I sort of made up a relatively fake sugarless espresso banana muffin recipe because I know I’m gonna need something to get me through the sugar cravings and a touch of espresso is just a fantastic thing for a pregnant coffee addict like myself. I originally found this recipe while scrolling yahoo last night and ruined its intentions this afternoon. and if you have anything else healthy and reminiscent of cookies and would like to pass it along, help a hungry mom out.

I made these two ways because my husband is a normal eater.

The trying to be healthy pregnant girl version:

4- 5 very ripe large bananas (1 1/2 cups), mashed well (I used frozen ones because I think they get sweeter)
1 large egg, at room temperature
2 tablespoons of plain Greek yogurt
The rest of the morning’s coffee (about 1/4-1/2 cup which is MUCH more than I was supposed to use BUT I’m REALLY tired)
1 teaspoon vanilla extract
1 tablespoon (probably more actually, I’m liberal when it comes to coffee intake) ground coffee
1/3 cup melted coconut oil (or melted butter)
Honey: (wish I could tell you how much I used but i just put a bunch in and I think it really helped balance the lack of elasticity in the almond flour but I could be making that up.)  I used local honey because we bought a whole bunch of it with the hopes of protecting ourselves from allergies and its taste is only suitable in baked goods. Use whatever honey you like, and I hope the bees that made yours had access to pollinate plants other than Western PA weeds.

1 1/2 cup almond flour
1 teaspoon baking soda
1/2 teaspoon sea salt

 

I have zero baking ability so I just mixed all the wet ingredients and then put in the dry ones and it worked. There is probably a more skillful way of going about it, but I am entirely too impatient to read directions.
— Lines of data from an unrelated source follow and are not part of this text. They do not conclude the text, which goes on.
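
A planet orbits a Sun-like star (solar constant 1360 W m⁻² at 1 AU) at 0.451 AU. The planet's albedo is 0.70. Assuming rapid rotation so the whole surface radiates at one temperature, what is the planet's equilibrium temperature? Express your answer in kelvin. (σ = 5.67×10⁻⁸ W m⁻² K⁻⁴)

Flux at 0.451 AU: S = 1360/0.451² = 6690 W m⁻².
Energy balance: absorbed = emitted ⇒ πR²·S(1−A) = 4πR²·σT_eq⁴, so T_eq⁴ = S(1−A)/(4σ).
T_eq = [6690 × 0.30 / (4 × 5.67×10⁻⁸)]^(1/4) = (8.84×10⁹)^(1/4) = 307 K.

T_eq ≈ 307 K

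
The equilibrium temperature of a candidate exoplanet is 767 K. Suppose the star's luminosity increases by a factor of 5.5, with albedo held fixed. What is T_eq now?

T_eq ∝ L^(1/4) · d^(−1/2).
T′ = 767 × 5.5^(1/4) = 1170 K.

T_eq ≈ 1170 K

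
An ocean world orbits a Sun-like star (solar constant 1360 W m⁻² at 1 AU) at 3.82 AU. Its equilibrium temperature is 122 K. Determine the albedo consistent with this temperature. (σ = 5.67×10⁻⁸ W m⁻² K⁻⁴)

A ≈ 0.46

Flux at 3.82 AU: S = 1360/3.82² = 93.2 W m⁻².
From T_eq⁴ = S(1−A)/(4σ): 1−A = 4σT_eq⁴/S.
1−A = 4 × 5.67×10⁻⁸ × (122)⁴ / 93.2 = 0.539.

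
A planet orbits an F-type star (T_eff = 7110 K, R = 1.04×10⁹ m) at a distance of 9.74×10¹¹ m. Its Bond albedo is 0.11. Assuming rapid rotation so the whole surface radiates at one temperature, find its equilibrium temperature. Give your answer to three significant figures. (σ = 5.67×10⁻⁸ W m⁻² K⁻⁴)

T_eq ≈ 160 K

L = 4πR_⋆²σT_⋆⁴ = 4π(1.04×10⁹)² × 5.67×10⁻⁸ × (7110)⁴ = 1.97×10²⁷ W.
S = L/(4πd²) = 165 W m⁻².
Energy balance: absorbed = emitted ⇒ πR²·S(1−A) = 4πR²·σT_eq⁴, so T_eq⁴ = S(1−A)/(4σ).
T_eq = [165 × 0.89 / (4 × 5.67×10⁻⁸)]^(1/4) = (6.48×10⁸)^(1/4) = 160 K.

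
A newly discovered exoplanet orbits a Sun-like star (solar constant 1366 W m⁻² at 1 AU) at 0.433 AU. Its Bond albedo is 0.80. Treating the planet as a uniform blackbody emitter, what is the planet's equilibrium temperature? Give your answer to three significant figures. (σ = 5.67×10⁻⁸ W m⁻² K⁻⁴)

Flux at 0.433 AU: S = 1366/0.433² = 7290 W m⁻².
Energy balance: absorbed = emitted ⇒ πR²·S(1−A) = 4πR²·σT_eq⁴, so T_eq⁴ = S(1−A)/(4σ).
T_eq = [7290 × 0.20 / (4 × 5.67×10⁻⁸)]^(1/4) = (6.42×10⁹)^(1/4) = 283 K.

T_eq ≈ 283 K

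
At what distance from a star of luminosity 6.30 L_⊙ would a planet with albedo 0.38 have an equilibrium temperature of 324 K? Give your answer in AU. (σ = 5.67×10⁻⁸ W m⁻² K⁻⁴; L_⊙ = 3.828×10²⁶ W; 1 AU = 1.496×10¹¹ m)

d ≈ 1.46 AU

L = 6.30 × 3.828×10²⁶ = 2.41×10²⁷ W.
From T_eq⁴ = L(1−A)/(16πσd²): d = √[L(1−A)/(16πσT_eq⁴)].
d = √[2.41×10²⁷ × 0.62 / (16π × 5.67×10⁻⁸ × (324)⁴)] = 2.18×10¹¹ m = 1.46 AU.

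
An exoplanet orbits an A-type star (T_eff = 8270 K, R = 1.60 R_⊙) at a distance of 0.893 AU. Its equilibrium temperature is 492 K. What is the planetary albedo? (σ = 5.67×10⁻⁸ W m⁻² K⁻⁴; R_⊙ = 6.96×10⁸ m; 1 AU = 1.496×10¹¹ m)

A ≈ 0.28

R_⋆ = 1.60 × 6.96×10⁸ = 1.11×10⁹ m.
d = 0.893 AU = 1.34×10¹¹ m.
L = 4πR_⋆²σT_⋆⁴ = 4π(1.11×10⁹)² × 5.67×10⁻⁸ × (8270)⁴ = 4.13×10²⁷ W.
S = L/(4πd²) = 1.84×10⁴ W m⁻².
From T_eq⁴ = S(1−A)/(4σ): 1−A = 4σT_eq⁴/S.
1−A = 4 × 5.67×10⁻⁸ × (492)⁴ / 1.84×10⁴ = 0.721.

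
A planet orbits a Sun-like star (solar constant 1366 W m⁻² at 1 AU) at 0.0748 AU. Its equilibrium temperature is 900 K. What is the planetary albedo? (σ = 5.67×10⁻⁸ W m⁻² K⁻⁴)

Flux at 0.0748 AU: S = 1366/0.0748² = 2.44×10⁵ W m⁻².
From T_eq⁴ = S(1−A)/(4σ): 1−A = 4σT_eq⁴/S.
1−A = 4 × 5.67×10⁻⁸ × (900)⁴ / 2.44×10⁵ = 0.609.

A ≈ 0.39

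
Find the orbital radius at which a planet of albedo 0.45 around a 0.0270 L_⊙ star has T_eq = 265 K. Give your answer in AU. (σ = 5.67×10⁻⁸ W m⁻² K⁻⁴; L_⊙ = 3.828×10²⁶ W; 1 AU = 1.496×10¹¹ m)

d ≈ 0.134 AU

L = 0.0270 × 3.828×10²⁶ = 1.03×10²⁵ W.
From T_eq⁴ = L(1−A)/(16πσd²): d = √[L(1−A)/(16πσT_eq⁴)].
d = √[1.03×10²⁵ × 0.55 / (16π × 5.67×10⁻⁸ × (265)⁴)] = 2.01×10¹⁰ m = 0.134 AU.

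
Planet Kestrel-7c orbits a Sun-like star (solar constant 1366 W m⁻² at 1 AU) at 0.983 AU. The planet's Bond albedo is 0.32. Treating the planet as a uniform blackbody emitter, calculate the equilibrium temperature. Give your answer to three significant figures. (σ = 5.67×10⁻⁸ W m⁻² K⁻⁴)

Flux at 0.983 AU: S = 1366/0.983² = 1410 W m⁻².
Energy balance: absorbed = emitted ⇒ πR²·S(1−A) = 4πR²·σT_eq⁴, so T_eq⁴ = S(1−A)/(4σ).
T_eq = [1410 × 0.68 / (4 × 5.67×10⁻⁸)]^(1/4) = (4.24×10⁹)^(1/4) = 255 K.

T_eq ≈ 255 K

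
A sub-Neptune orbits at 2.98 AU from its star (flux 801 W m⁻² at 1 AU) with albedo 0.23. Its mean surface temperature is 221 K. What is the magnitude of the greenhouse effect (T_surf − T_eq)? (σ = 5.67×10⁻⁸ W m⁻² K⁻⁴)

ΔT ≈ 88.7 K

S = 801/2.98² = 90.20 W m⁻².
T_eq = [S(1−A)/(4σ)]^(1/4) = [90.20×0.77/(4×5.67×10⁻⁸)]^(1/4) = 132.3 K.
ΔT = T_surf − T_eq = 221 − 132.3.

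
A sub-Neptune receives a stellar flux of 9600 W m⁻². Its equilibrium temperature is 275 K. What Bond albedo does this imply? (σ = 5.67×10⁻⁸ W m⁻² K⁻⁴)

From T_eq⁴ = S(1−A)/(4σ): 1−A = 4σT_eq⁴/S.
1−A = 4 × 5.67×10⁻⁸ × (275)⁴ / 9600 = 0.135.

A ≈ 0.86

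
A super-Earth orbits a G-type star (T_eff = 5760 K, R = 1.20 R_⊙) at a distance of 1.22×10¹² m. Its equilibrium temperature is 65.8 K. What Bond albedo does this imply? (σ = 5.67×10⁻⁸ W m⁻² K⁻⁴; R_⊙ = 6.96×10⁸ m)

A ≈ 0.85

R_⋆ = 1.20 × 6.96×10⁸ = 8.35×10⁸ m.
L = 4πR_⋆²σT_⋆⁴ = 4π(8.35×10⁸)² × 5.67×10⁻⁸ × (5760)⁴ = 5.47×10²⁶ W.
S = L/(4πd²) = 29.3 W m⁻².
From T_eq⁴ = S(1−A)/(4σ): 1−A = 4σT_eq⁴/S.
1−A = 4 × 5.67×10⁻⁸ × (65.8)⁴ / 29.3 = 0.145.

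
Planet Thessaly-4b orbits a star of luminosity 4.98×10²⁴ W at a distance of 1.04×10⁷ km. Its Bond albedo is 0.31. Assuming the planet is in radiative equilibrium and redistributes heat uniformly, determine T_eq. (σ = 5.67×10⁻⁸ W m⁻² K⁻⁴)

T_eq ≈ 325 K

d = 1.04×10⁷ km = 1.04×10¹⁰ m.
Flux: S = L/(4πd²) = 4.98×10²⁴/(4π×(1.04×10¹⁰)²) = 3660 W m⁻².
Energy balance: absorbed = emitted ⇒ πR²·S(1−A) = 4πR²·σT_eq⁴, so T_eq⁴ = S(1−A)/(4σ).
T_eq = [3660 × 0.69 / (4 × 5.67×10⁻⁸)]^(1/4) = (1.11×10¹⁰)^(1/4) = 325 K.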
Bake for 10 minutes at 350. Be sure to keep an eye on the kids during this time because if they are anything like mine, they will be eating mud and they will be doing it too close to the road. 

AND LET IT ALSO BE KNOWN THAT ON MARCH 31, 2014 I DID NOT BURN WHAT I PUT INTO THE OVEN.

Taste Test: In all honesty, I really very much enjoy them but they are not nearly as sweet as a PopTart, which is a little bit of a dagger in my pregnant heart, but they got me through the afternoon in a big way. Honey butter makes them much better. I’ve had 4. 

 

For Jim or someone who wants something sweeter. Add some butter (1/4 cup??) and some sugar. Use normal flour.

 

If you hate them, you can be like me and blame everything on this pregnancy.

Happy Spring! I think for real this time!!!!